After eight months, however, the work dried up and lacking any kind of business experience, they had no idea how to fix the problem. So they sought help from Business Link and also asked a professional nonexecutive for advice. The first thing he told them was to ditch the commune idea and elect a leader. They chose Karayi.
The second thing he said was that one of them had to go on a sales training course. Karayi offered to go.
Karayi said: “He was frightfully expensive but gave us some of the best advice I’ve ever had in my life. In two to three sessions he got us to realign ourselves completely. We knew what we wanted to do but none of us had a clue how to run a business.”
Two months later the newly structured team won a big contract with NPI, the insurer, and soon after that struck a big deal with Colt Telecom.
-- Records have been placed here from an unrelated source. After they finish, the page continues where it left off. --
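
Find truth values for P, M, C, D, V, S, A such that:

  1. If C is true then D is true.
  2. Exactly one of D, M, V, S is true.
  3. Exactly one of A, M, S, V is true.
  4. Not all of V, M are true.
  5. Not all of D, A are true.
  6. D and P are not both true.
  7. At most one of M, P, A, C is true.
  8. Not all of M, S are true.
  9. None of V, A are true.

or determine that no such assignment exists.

P: True, M: False, C: False, D: False, V: False, S: True, A: False

  (1) C=F ⇒ D: vacuous ✓
  (2) {D, M, V, S}: 1 true — exactly one ✓
  (3) {A, M, S, V}: 1 true — exactly one ✓
  (4) {V, M}: 0/2 true — not all ✓
  (5) {D, A}: 0/2 true — not all ✓
  (6) D=F, P=T — not both ✓
  (7) {M, P, A, C}: 1 true — at most one ✓
  (8) {M, S}: 1/2 true — not all ✓
  (9) {V, A}: 0 true — none ✓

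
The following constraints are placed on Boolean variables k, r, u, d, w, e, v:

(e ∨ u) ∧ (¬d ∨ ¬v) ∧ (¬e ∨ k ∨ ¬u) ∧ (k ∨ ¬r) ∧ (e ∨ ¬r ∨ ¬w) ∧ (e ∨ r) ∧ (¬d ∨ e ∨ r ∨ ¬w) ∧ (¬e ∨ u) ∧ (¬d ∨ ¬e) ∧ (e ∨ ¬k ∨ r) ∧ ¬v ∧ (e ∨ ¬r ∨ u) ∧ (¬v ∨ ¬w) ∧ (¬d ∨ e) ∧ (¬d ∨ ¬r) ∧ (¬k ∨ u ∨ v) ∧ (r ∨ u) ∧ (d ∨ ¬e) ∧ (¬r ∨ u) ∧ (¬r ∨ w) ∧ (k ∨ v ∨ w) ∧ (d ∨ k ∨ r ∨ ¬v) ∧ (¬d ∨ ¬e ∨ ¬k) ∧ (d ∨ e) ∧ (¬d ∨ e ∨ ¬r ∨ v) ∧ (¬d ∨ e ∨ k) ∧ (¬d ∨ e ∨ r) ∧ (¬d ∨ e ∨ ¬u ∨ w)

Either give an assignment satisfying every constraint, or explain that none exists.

Unsatisfiable

Case d = True:
  (¬d ∨ ¬v) forces v = False.
  (¬d ∨ ¬e) forces e = False.
  Clause (¬d ∨ e) is falsified — contradiction.
Case d = False:
  (¬v) forces v = False.
  (d ∨ ¬e) forces e = False.
  Clause (d ∨ e) is falsified — contradiction.
Both cases fail, so the formula is unsatisfiable.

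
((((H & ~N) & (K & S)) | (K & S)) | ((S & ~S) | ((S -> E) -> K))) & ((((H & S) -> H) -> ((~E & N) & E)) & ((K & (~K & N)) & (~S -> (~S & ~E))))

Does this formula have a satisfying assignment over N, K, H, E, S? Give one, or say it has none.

Unsatisfiable

The conjunct ((H & S) -> H) -> ((~E & N) & E) is unsatisfiable on its own:
  H = True: simplifies to (~E & N) & E.
    E = True: the conjunct ~E is False.
    E = False: the conjunct E is False.
  H = False: simplifies to (~E & N) & E.
    E = True: the conjunct ~E is False.
    E = False: the conjunct E is False.
So the whole conjunction is unsatisfiable.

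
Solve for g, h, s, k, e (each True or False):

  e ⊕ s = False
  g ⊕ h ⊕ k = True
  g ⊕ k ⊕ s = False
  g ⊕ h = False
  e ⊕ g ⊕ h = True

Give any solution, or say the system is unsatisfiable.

g = False, h = False, s = True, k = True, e = True

e ⊕ s = T ⊕ T = False ✓
g ⊕ h ⊕ k = F ⊕ F ⊕ T = True ✓
g ⊕ k ⊕ s = F ⊕ T ⊕ T = False ✓
g ⊕ h = F ⊕ F = False ✓
e ⊕ g ⊕ h = T ⊕ F ⊕ F = True ✓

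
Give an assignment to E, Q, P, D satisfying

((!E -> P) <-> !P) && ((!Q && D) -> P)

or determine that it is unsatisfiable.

E: True, Q: True, P: False, D: False

  (!E -> P) <-> !P = True
    !E -> P = True
      !E = False
    !P = True
  (!Q && D) -> P = True
    !Q && D = False
      !Q = False
Both conjuncts True, so the formula holds.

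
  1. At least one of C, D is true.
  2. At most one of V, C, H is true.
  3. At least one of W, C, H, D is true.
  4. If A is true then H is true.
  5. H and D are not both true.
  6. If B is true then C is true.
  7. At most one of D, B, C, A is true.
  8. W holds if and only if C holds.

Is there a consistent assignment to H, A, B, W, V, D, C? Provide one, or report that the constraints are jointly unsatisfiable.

H=F, A=F, B=F, W=F, V=T, D=T, C=F

  (1) {C, D}: 1 true — at least one ✓
  (2) {V, C, H}: 1 true — at most one ✓
  (3) {W, C, H, D}: 1 true — at least one ✓
  (4) A=F ⇒ H: vacuous ✓
  (5) H=F, D=T — not both ✓
  (6) B=F ⇒ C: vacuous ✓
  (7) {D, B, C, A}: 1 true — at most one ✓
  (8) W=F, C=F — same ✓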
Then in 1999 Karayi and his team wrote the software program that would transform the fortunes of the business.
At the time large corporations faced a big problem: if their IT department wanted to send security updates to all the computers on people’s desks in the organisation, all those computers had to be left on all night – at a huge cost in electricity.
Karayi wrote a program that enabled an organisation to turn on remotely all the computers when it needed to – and then remotely turn them all off again when it did not. He calculated that for one particular bank, being able to turn off all the 36,000 computers within the business meant it could save $4m (£2m) a year in running costs. He called the program Nightwatchman.
He said: “The problem we were trying to address was fairly complex because someone might have left a document open and not saved it before going home. If an administrator turned off that machine, the data would be lost. So we wrote a bit of software that checks whether a computer is being used or not and that will save any data that might be open. We saw a huge saving in terms of energy costs as well as a saving in being able to keep machines up to dFirm was programmed to succeed ate.”
In fact, he worked out that the savings amounted to half a tonne of carbon dioxide in emissions per computer per year.
Karayi bought out one of his colleagues in 2000 and the other in 2002. “It was the right thing to do,” he said. “I realised that as an entrepreneur I was the main driving force of the business and I needed to run things my way.”
Thanks in part to Nightwatchman, which is now in its fourth version, turnover of 1E is expected to be £15m this year and, as in previous years, the company is set to make a 30% net profit.
Now aged 37 and married with one child, Karayi said the secret of his success – and that of the business – had been focus. He said: “We have an uncompromising attitude towards work at 1E. Everyone has a sense of belonging and we are pretty ruthless on ourselves in terms of quality. We are incredibly focused, we only do one thing and we have only done one thing from the beginning, which is Windows deployment management for large companies. And we have just exploited that niche.”
His advice to others is this: “Don’t start a business unless you are 100% sure that it is the only thing you want to do.”